Prematuro

Juiz que barrou Lula extingue ação pela nulidade do golpe contra Dilma

Militante do Fora Dilma, juiz federal Itagiba Catta Preta Neto, do DF, atropelou etapas do processo para extinguir ação; Movimento entrou com recurso

Lula Marques
Juiz não levou em conta as mais de 100 mil assinaturas pedindo a anulação do impeachment de Dilma

São Paulo – O juiz federal Itagiba Catta Preta Neto, da Justiça Federal no Distrito Federal extinguiu a ação popular pela anulação do impeachment da ex-presidenta Dilma Rousseff (PT) e dos atos do ex-presidente Michel Temer. A ação, que recebeu assinaturas de mais de 100 mil brasileiros, que subscreveram um abaixo-assinado de próprio punho, foi protocolada em 29 de abril de 2018. O magistrado é o mesmo que barrou a nomeação do ex-presidente Luiz Inácio Lula da Silva para o cargo de ministro-chefe da Casa Civil, em março de 2016, e ficou conhecido pela ostensiva militância nas ruas pelo Fora Dilma.

Em despacho assinado em 9 de julho, Catta Preta considera que o processo contra o impedimento transitou em julgado, sendo impugnado perante o Supremo Tribunal Federal, que reconheceu a validade da deposição. E que Michel Temer exerceu o mandato até o fim, sendo substituído por um presidente eleito, em exercício do mandato. “Esta ação perdeu o objeto. A História sepultou a pretensão”, sentenciou.

Juiz suspeito

O advogado da ação popular, Alexandre Flach Domingues, afirmou à RBA que a ação foi extinta prematuramente. “O juiz, suspeito, Itagiba Catta Preta, extinguiu a ação mesmo antes da citação de Michel Temer. Por isso, ingressamos com embargo de declaração para que o juiz responda à exceção de suspeição.
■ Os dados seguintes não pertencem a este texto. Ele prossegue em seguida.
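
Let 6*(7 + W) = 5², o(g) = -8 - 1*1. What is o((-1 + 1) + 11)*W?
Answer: 51/2 ≈ 25.500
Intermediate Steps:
o(g) = -9 (o(g) = -8 - 1 = -9)
W = -17/6 (W = -7 + (⅙)*5² = -7 + (⅙)*25 = -7 + 25/6 = -17/6 ≈ -2.8333)
o((-1 + 1) + 11)*W = -9*(-17/6) = 51/2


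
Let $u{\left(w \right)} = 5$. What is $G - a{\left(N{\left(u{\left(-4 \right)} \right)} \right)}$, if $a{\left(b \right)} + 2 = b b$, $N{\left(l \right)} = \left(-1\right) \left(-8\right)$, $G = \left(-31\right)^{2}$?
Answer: $899$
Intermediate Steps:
$G = 961$
$N{\left(l \right)} = 8$
$a{\left(b \right)} = -2 + b^{2}$ ($a{\left(b \right)} = -2 + b b = -2 + b^{2}$)
$G - a{\left(N{\left(u{\left(-4 \right)} \right)} \right)} = 961 - \left(-2 + 8^{2}\right) = 961 - \left(-2 + 64\right) = 961 - 62 = 899$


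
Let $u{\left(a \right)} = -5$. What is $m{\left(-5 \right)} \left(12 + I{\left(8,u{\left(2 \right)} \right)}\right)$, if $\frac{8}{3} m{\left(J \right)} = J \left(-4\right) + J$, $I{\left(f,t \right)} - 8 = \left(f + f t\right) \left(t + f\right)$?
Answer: $- \frac{855}{2} \approx -427.5$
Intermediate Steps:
$I{\left(f,t \right)} = 8 + \left(f + t\right) \left(f + f t\right)$ ($I{\left(f,t \right)} = 8 + \left(f + f t\right) \left(t + f\right) = 8 + \left(f + f t\right) \left(f + t\right) = 8 + \left(f + t\right) \left(f + f t\right)$)
$m{\left(J \right)} = - \frac{9 J}{8}$ ($m{\left(J \right)} = \frac{3 \left(J \left(-4\right) + J\right)}{8} = \frac{3 \left(- 4 J + J\right)}{8} = \frac{3 \left(- 3 J\right)}{8} = - \frac{9 J}{8}$)
$m{\left(-5 \right)} \left(12 + I{\left(8,u{\left(2 \right)} \right)}\right) = \left(- \frac{9}{8}\right) \left(-5\right) \left(12 + \left(8 + 8^{2} + 8 \left(-5\right) + 8 \left(-5\right)^{2} - 5 \cdot 8^{2}\right)\right) = \frac{45 \left(12 + \left(8 + 64 - 40 + 8 \cdot 25 - 320\right)\right)}{8} = \frac{45 \left(12 + \left(8 + 64 - 40 + 200 - 320\right)\right)}{8} = \frac{45 \left(12 - 88\right)}{8} = \frac{45}{8} \left(-76\right) = - \frac{855}{2}$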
Catta Preta era militante de rua e em redes sociais pelo Fora Dilma e não tem nenhuma condição de conduzir esse processo de maneira imparcial”.

De acordo com ele, a expectativa é que o próprio juiz se considere suspeito e que remeta os autos ao seu substituto, para que o processo possa ter seu andamento normal. Espera-se também que a sentença seja dada somente após a fase de instrução e que o julgamento acompanhe as provas dos autos.

“Temos certeza, estarão a nosso favor. Embora o mandato da presidenta Dilma tenha se encerrado, o pedido de decretação da nulidade dos atos de Michel Temer mantém vivo o objeto da demanda. O que esperamos do Poder Judiciário é que dê à ação popular o tratamento respeitoso e profissional por parte da Justiça, assim como todas as demandas de todos os cidadãos que se socorrem à justiça merecem ter”, afirmou.

Contestação

Na noite de ontem (27), signatários e apoiadores da ação realizaram plenária virtual para definir a contestação da sentença, com representação no Conselho Nacional de Justiça (CNJ). Entre os participantes estavam a deputada federal Érika Kokay (PT-DF), o ex-Senador Lindberg Farias e o ex-ministro da Igualdade Racial Edson Santos. A plenária foi acompanhada também por ativistas que vivem na Espanha, Estados Unidos e França.

“Foi deliberada ainda a convocação da sociedade brasileira a apoiar a ação, acompanhando a tramitação, manifestando-se nos canais próprios do Tribunal Regional Federal da 1ª Região (TRF1) com pedidos de informação e com reclamações. Além disso, gravar vídeos de divulgação, comentar o assunto em suas redes sociais e cobrar da Executiva Nacional do Partido dos Trabalhadores o apoio à causa”, disse Lúcia Reis, da coordenação do Comitê Volta Dilma do Rio de Janeiro.

A ativista lembrou que a necessária imparcialidade é uma questão que tem preocupado a Organização das Nações Unidas. “Ao descrever os princípios da conduta judicial a ONU listou a imparcialidade como um valor, descrevendo-a como essencial para o apropriado cumprimento dos deveres do cargo de juiz. “Aplica-se não somente à decisão, mas também ao processo de tomada de decisão.”

No ano passado, segundo ela, os princípios de Bangalore – valores principais para o direcionamento da atividade judiciária internacional – foram complementadas para orientar a conduta de juízes em redes sociais para assegurar a qualquer cidadão a percepção de imparcialidade.